Ricotta tart with candied orange peel
10
Points®
Total time: 1 hr 40 min • Prep: 30 min • Cook: 1 hr 10 min • Serves: 8 • Difficulty: Easy
Candied orange peel sprinkled along the rim of the pie is an easy, impressive, and tasty garnish. And it's easy to make! Here's how to do it: Remove the peel from 2 medium oranges and cut into 1⁄4-inch-wide strips. Combine the orange peel, 1⁄2 cup water, and 1⁄4 cup sugar in a small saucepan; bring to a boil.
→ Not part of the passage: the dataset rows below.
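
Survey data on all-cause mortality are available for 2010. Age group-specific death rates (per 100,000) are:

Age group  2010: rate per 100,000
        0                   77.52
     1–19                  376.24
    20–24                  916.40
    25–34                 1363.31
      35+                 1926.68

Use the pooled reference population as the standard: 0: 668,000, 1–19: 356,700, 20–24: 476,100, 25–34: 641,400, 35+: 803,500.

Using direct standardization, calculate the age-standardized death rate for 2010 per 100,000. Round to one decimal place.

Standard total = 2,945,700; weights = 0.2268, 0.1211, 0.1616, 0.2177, 0.2728.
Standardized rate: 0.2268×77.52 + 0.1211×376.24 + 0.1616×916.40 + 0.2177×1363.31 + 0.2728×1926.68 = 1033.6425 per 100,000.

1033.6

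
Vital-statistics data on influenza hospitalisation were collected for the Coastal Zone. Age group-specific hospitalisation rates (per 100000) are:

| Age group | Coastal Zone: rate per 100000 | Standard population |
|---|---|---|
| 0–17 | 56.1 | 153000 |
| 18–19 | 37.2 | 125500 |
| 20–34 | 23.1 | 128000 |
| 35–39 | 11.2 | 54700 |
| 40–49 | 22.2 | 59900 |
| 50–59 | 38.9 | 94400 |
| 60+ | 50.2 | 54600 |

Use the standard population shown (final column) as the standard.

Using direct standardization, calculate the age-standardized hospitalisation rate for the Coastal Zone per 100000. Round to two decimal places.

Standard total = 670100; weights = 0.2283, 0.1873, 0.1910, 0.0816, 0.0894, 0.1409, 0.0815.
Standardized rate: 0.2283×56.1 + 0.1873×37.2 + 0.1910×23.1 + 0.0816×11.2 + 0.0894×22.2 + 0.1409×38.9 + 0.0815×50.2 = 36.6575 per 100000.

36.66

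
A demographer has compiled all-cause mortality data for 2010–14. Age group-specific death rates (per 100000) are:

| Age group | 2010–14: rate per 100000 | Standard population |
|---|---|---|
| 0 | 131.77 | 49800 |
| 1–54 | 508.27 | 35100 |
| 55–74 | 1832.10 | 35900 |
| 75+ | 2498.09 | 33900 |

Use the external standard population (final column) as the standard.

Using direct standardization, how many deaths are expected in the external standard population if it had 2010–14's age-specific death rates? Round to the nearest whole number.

Expected deaths = Σ (standard pop × age-specific rate ÷ 100000)
= 49800×131.77/100000 + 35100×508.27/100000 + 35900×1832.10/100000 + 33900×2498.09/100000
= 65.62 + 178.40 + 657.72 + 846.85 = 1748.60.

1749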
Reduce the heat and simmer until the peel is soft and translucent, about 10 minutes; drain well. Place 3 tablespoons sugar on a piece of wax paper. Toss the orange peel with the sugar until well coated. Spread the candied peel on a baking sheet; set aside until completely dry, about 1 hour.


Ingredients
Reduced fat vanilla wafer
10 item(s)
Part skim ricotta cheese
3 cup(s)
Powdered sugar (confectioner's)
¾ cup(s)
Egg
2 large egg(s)
Egg whites
1 large
Orange-flavored liqueur
½ fl oz, or 1 teaspoon orange extract
Lemon zest
1 Tbsp, grated
Candied fruit
⅛ tsp, orange variety (optional)
Instructions
1
Preheat the oven to 325°F. Spray a 9-inch springform pan with nonstick spray. Sprinkle the cookie crumbs evenly in the bottom of the pan.
2
Puree the ricotta with the confectioners’ sugar in a food processor. Add the eggs, egg white, orange liqueur, and lemon zest; pulse just until blended.
3
Pour the cheese mixture on top of the crumbs in the pan; spread evenly. Bake until the center jiggles slightly, about 1 hour 10 minutes. Let cool in the pan on a rack about 1 hour. Refrigerate at least 4 hours or up to overnight.
4
Remove the tart from the pan. Sprinkle with candied orange peel (if using).
5
Yields 1⁄8 of pie without candied orange peel per serving.